The introduction of novel agents in CLL treatment questioned the predictive role of a CK. Thompson et al reported that a CK was observed in 21/56 of cases R/R CLL treated with ibr-based regimens and with an evaluable karyotype, and that in multivariable analysis a CK was a stronger predictor than del(17p) for a shorter event-free survival (EFS) (HR 6.6, 95% CI 1.7-25.6, P = 0.006), and OS (HR 5.9, 95% CI 1.6-22.2, P = 0.008) [
77].
By contrast the Phase Ib/II PCYC-1102 and the RESONATE trials did not find any independent adverse prognostic role for a CK in R/R CLL patients treated with Ibr [
49,
71] while, in a phase 2 study, after a median follow up of 41 months, despite a high ORR (90%), a shorter median PFS of 33 months compared to a median PFS not reached in the whole cohort was observed in 20 R/R CLL patients with CK treated with the second generation BTKi Aca [
78].
In the frontline setting there are conflicting data. In the ALLIANCE trial, there wasn’t a significant impact of CK on PFS (HR 1.01, 95% CI 0.68-1.51, P=0.95) [(26], whereas in the Phase 2 GIMEMA LLC1114 trial, CK was significantly associated to a shorter PFS in multivariable analysis (p=0.09) [
78]. However, more recently, in one of the largest retrospective analyses including 456 CLL patients treated with Ibr, reported that in multivariable analysis karyotypic complexity treated as a continuous variable was an independent predictor of PFS (HR 1.07; 95% CI, 1.04-1.10; P < .0001) and OS (HR, 1.09; 95% CI, 1.05-1.12; P < .0001), both in TN and R/R cases [
11]. Finally, a phase 1/2 multicenter study, evaluating Aca in TN CLL patients, patients with CK (n=12) obtained an ORR of 100% and after a median follow up of 53 months, with PFS and OS that were superimposable between patients with or without CK [
80].
The predictive role of CK was also evaluated in CLL patients treated with Ven fixed duration therapy.
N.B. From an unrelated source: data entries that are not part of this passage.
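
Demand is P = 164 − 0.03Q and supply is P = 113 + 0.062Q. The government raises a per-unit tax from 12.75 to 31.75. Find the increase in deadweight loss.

Competitive equilibrium: 164 − 0.03Q = 113 + 0.062Q → Q* = 554.3478, P* = 147.3696.
For a per-unit tax t: ΔQ = t/0.092, so DWL = ½·t·(t/0.092) = t²/0.184.
At t = 12.75: DWL = 883.492. At t = 31.75: DWL = 5478.601.
Increase = 5478.601 − 883.492 = 4595.11.

4595.11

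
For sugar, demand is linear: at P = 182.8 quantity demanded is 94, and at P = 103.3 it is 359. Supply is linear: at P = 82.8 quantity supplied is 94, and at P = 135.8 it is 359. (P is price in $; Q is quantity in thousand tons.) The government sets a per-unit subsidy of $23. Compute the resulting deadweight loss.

Demand slope = (103.3 − 182.8)/(359 − 94) = −0.3, so P = 211 − 0.3Q.
Supply slope = (135.8 − 82.8)/(359 − 94) = 0.2, so P = 64 + 0.2Q.
Competitive equilibrium: 211 − 0.3Q = 64 + 0.2Q → Q* = 294, P* = 122.8.
The subsidy lowers effective supply by 23: P = 41 + 0.2Q.
New quantity: 211 − 0.3Q = 41 + 0.2Q → Q' = 340.
Overproduction ΔQ = 340 − 294 = 46; wedge = subsidy = 23.
DWL = ½ × 46 × 23 = $529 thousand.

$529 thousand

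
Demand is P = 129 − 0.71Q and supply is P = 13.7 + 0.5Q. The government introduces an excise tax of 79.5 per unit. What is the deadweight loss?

2611.67

Competitive equilibrium: 129 − 0.71Q = 13.7 + 0.5Q → Q* = 95.2893, P* = 61.3446.
With the tax, the buyer price exceeds the seller price by 79.5: (129 − 0.71Q) − (13.7 + 0.5Q) = 79.5 → Q' = 29.5868.
ΔQ = 95.2893 − 29.5868 = 65.7025; the wedge equals the tax, 79.5.
The triangle = ½ × 65.7025 × 79.5 = 2611.67.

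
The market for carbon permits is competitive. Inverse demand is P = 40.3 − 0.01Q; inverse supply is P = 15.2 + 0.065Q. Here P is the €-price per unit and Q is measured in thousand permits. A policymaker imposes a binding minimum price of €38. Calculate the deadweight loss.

€410.82 thousand

Competitive equilibrium: 40.3 − 0.01Q = 15.2 + 0.065Q → Q* = 334.6667, P* = 36.9533.
At the floor P = 38, quantity demanded = (40.3 − 38)/0.01 = 230.
Sellers' marginal cost at Q' = 230: 15.2 + 0.065·230 = 30.15.
ΔQ = 334.6667 − 230 = 104.6667; wedge = 38 − 30.15 = 7.85.
The triangle = ½ × 104.6667 × 7.85 = €410.82 thousand.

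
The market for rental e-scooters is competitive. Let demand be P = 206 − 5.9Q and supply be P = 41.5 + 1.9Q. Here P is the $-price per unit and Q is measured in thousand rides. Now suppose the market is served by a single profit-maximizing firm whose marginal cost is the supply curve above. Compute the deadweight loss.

$321.71 thousand

Competitive equilibrium: 206 − 5.9Q = 41.5 + 1.9Q → Q* = 21.0897, P* = 81.5705.
Marginal revenue: MR = 206 − 11.8Q. Set MR = MC: 206 − 11.8Q = 41.5 + 1.9Q → Q_m = 12.0073.
Price P_m = 206 − 5.9·12.0073 = 135.1569; MC(Q_m) = 41.5 + 1.9·12.0073 = 64.3139.
Competitive Q* = 21.0897, so ΔQ = 9.0824; wedge = 135.1569 − 64.3139 = 70.843.
The triangle = ½ × 9.0824 × 70.843 = $321.71 thousand.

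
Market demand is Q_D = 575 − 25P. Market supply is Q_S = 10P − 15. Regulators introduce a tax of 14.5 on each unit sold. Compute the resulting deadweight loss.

750.89

In inverse form: demand P = 23 − 0.04Q, supply P = 1.5 + 0.1Q.
Competitive equilibrium: 23 − 0.04Q = 1.5 + 0.1Q → Q* = 153.5714, P* = 16.8571.
With the tax, the buyer price exceeds the seller price by 14.5: (23 − 0.04Q) − (1.5 + 0.1Q) = 14.5 → Q' = 50.
ΔQ = 153.5714 − 50 = 103.5714; the wedge equals the tax, 14.5.
DWL = ½ × 103.5714 × 14.5 = 750.89.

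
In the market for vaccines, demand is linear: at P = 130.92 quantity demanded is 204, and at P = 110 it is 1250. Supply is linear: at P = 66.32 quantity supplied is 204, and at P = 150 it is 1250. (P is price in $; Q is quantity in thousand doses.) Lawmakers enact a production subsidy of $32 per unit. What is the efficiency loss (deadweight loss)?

$5120 thousand

Demand slope = (110 − 130.92)/(1250 − 204) = −0.02, so P = 135 − 0.02Q.
Supply slope = (150 − 66.32)/(1250 − 204) = 0.08, so P = 50 + 0.08Q.
Competitive equilibrium: 135 − 0.02Q = 50 + 0.08Q → Q* = 850, P* = 118.
The subsidy lowers effective supply by 32: P = 18 + 0.08Q.
New quantity: 135 − 0.02Q = 18 + 0.08Q → Q' = 1170.
Overproduction ΔQ = 1170 − 850 = 320; wedge = subsidy = 32.
DWL = ½ × 320 × 32 = $5120 thousand.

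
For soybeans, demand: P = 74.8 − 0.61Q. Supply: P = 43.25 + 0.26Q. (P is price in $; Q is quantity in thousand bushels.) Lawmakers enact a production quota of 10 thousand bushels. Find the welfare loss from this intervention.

$300.07 thousand

Competitive equilibrium: 74.8 − 0.61Q = 43.25 + 0.26Q → Q* = 36.2644, P* = 52.6787.
At Q = 10: demand price = 74.8 − 0.61·10 = 68.7; supply price = 43.25 + 0.26·10 = 45.85.
ΔQ = 36.2644 − 10 = 26.2644; wedge = 68.7 − 45.85 = 22.85.
Deadweight loss = ½ × 26.2644 × 22.85 = $300.07 thousand.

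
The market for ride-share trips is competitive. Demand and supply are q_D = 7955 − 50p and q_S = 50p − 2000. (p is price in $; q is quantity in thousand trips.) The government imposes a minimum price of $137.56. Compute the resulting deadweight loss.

$72238.005 thousand

In inverse form: demand p = 159.1 − 0.02q, supply p = 40 + 0.02q.
Competitive equilibrium: 159.1 − 0.02q = 40 + 0.02q → q* = 2977.5, p* = 99.55.
At the floor p = 137.56, quantity demanded = (159.1 − 137.56)/0.02 = 1077.
Sellers' marginal cost at q' = 1077: 40 + 0.02·1077 = 61.54.
Δq = 2977.5 − 1077 = 1900.5; wedge = 137.56 − 61.54 = 76.02.
Deadweight loss = ½ × 1900.5 × 76.02 = $72238.005 thousand.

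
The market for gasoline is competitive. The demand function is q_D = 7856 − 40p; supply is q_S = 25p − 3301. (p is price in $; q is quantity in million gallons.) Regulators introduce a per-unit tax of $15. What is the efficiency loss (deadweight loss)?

$1730.77 million

In inverse form: demand p = 196.4 − 0.025q, supply p = 132.04 + 0.04q.
Competitive equilibrium: 196.4 − 0.025q = 132.04 + 0.04q → q* = 990.1538, p* = 171.6462.
With the tax, the buyer price exceeds the seller price by 15: (196.4 − 0.025q) − (132.04 + 0.04q) = 15 → q' = 759.3846.
Δq = 990.1538 − 759.3846 = 230.7692; the wedge equals the tax, 15.
DWL = ½ × 230.7692 × 15 = $1730.77 million.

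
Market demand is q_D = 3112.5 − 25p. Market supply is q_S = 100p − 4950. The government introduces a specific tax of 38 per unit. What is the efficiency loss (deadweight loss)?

In inverse form: demand p = 124.5 − 0.04q, supply p = 49.5 + 0.01q.
Competitive equilibrium: 124.5 − 0.04q = 49.5 + 0.01q → q* = 1500, p* = 64.5.
With the tax, the buyer price exceeds the seller price by 38: (124.5 − 0.04q) − (49.5 + 0.01q) = 38 → q' = 740.
Δq = 1500 − 740 = 760; the wedge equals the tax, 38.
Welfare loss = ½ × 760 × 38 = 14440.

14440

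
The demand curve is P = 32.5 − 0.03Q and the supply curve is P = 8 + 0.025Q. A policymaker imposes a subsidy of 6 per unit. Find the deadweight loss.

327.27

Competitive equilibrium: 32.5 − 0.03Q = 8 + 0.025Q → Q* = 445.4545, P* = 19.1364.
The subsidy lowers effective supply by 6: P = 2 + 0.025Q.
New quantity: 32.5 − 0.03Q = 2 + 0.025Q → Q' = 554.5455.
Overproduction ΔQ = 554.5455 − 445.4545 = 109.091; wedge = subsidy = 6.
Welfare loss = ½ × 109.091 × 6 = 327.27.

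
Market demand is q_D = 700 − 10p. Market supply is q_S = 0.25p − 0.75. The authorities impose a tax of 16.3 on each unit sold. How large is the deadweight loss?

32.40

In inverse form: demand p = 70 − 0.1q, supply p = 3 + 4q.
Competitive equilibrium: 70 − 0.1q = 3 + 4q → q* = 16.3415, p* = 68.3659.
With the tax, the buyer price exceeds the seller price by 16.3: (70 − 0.1q) − (3 + 4q) = 16.3 → q' = 12.3659.
Δq = 16.3415 − 12.3659 = 3.9756; the wedge equals the tax, 16.3.
Deadweight loss = ½ × 3.9756 × 16.3 = 32.40.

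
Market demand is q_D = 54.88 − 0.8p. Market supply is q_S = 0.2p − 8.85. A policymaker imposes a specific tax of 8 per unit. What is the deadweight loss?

In inverse form: demand p = 68.6 − 1.25q, supply p = 44.25 + 5q.
Competitive equilibrium: 68.6 − 1.25q = 44.25 + 5q → q* = 3.896, p* = 63.73.
With the tax, the buyer price exceeds the seller price by 8: (68.6 − 1.25q) − (44.25 + 5q) = 8 → q' = 2.616.
Δq = 3.896 − 2.616 = 1.28; the wedge equals the tax, 8.
Deadweight loss = ½ × 1.28 × 8 = 5.12.

5.12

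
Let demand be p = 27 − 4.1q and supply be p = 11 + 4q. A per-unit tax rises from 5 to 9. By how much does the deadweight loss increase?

Competitive equilibrium: 27 − 4.1q = 11 + 4q → q* = 1.9753, p* = 18.9012.
For a per-unit tax t: Δq = t/8.1, so DWL = ½·t·(t/8.1) = t²/16.2.
At t = 5: DWL = 1.543. At t = 9: DWL = 5.
Increase = 5 − 1.543 = 3.46.

3.46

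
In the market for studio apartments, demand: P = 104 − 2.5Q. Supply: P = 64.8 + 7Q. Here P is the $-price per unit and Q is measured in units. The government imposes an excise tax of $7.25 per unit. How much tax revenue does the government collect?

$24.38

Competitive equilibrium: 104 − 2.5Q = 64.8 + 7Q → Q* = 4.1263, P* = 93.6842.
With the tax, the buyer price exceeds the seller price by 7.25: (104 − 2.5Q) − (64.8 + 7Q) = 7.25 → Q' = 3.3632.
Tax revenue = 7.25 × 3.3632 = $24.38.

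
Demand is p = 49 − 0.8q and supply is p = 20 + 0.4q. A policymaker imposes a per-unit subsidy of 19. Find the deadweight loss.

Competitive equilibrium: 49 − 0.8q = 20 + 0.4q → q* = 24.1667, p* = 29.6667.
The subsidy lowers effective supply by 19: p = 1 + 0.4q.
New quantity: 49 − 0.8q = 1 + 0.4q → q' = 40.
Overproduction Δq = 40 − 24.1667 = 15.8333; wedge = subsidy = 19.
DWL = ½ × 15.8333 × 19 = 150.42.

150.42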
In the MURANO trial evaluating genome complexity (GC) was with array comparative genomic hybridization (aCGH), low (three to four aberrations) and high (five or more aberrations) were associated to a higher rate of MRD positivity at EOT (p= 0.042) [
81] and a higher rate of uMRD conversion with subsequent PD [
35]. Although VenR was superior to BR in every subgroup of patients, after a median follow up of 5 years, in VenR arm genomic complexity negatively affected PFS (HR 2.5; 95% CI, 1.56-4; p<0.0001) but not OS (HR 1.52; 95% CI, 0.64-3.57; p=0.3) [
35].
In the frontline setting, the CLL14 trial showed that CK maintained its adverse significance in the Clb-Obi arm; whereas in the Ven-Obi arm patients with CK had similar efficacy outcome than patients without CK, as no statistically significant differences were observed concerning uMRD, PFS and OS. CK didn’t have a predictive relevance also if highly CK (five or more chromosomal aberrations) was compared to intermediate CK (three or four chromosomal aberrations) [
82].
By contrast, the phase 3 GAIA/CLL13 trial, that evaluated different Ven containing arm to CIT in a population of fit TN patients without
TP53 aberration, in the pooled Ven arms, a multivariable analysis identified a highly CK (HR, 1.96; 95% CI, 1.03-3.72; P = .041), but not a CK, as independent adverse prognosticators for PFS [
83]. Of interest, the presence of translocations, and particularly the unbalanced translocations, was also independently associated with an inferior PFS (HR 3.83, 95% CI 2.30-6.39, p<0.001) in the Ven arms as previously observed in single center series of patients mainly treated with CIT [
84]. The CLL 13 data on CK are particularly relevant because achieved in the absence of TP53 disruptions, a factor frequently associated to CK [
85].
In conclusion, the data on prognostic and predictive role of a CK appear to be still conflicting mainly because of the relatively low number of patients included in the various trials with different settings, inclusion criteria and treatments. Larger population-studies will address this issue [
86] although the actual guidelines [
1] and the recent recommendations released on behalf of the European Research Initiative on CLL (ERIC) [
61] still recommend that CBA should be performed only in the context of clinical trials and not in the routine practice.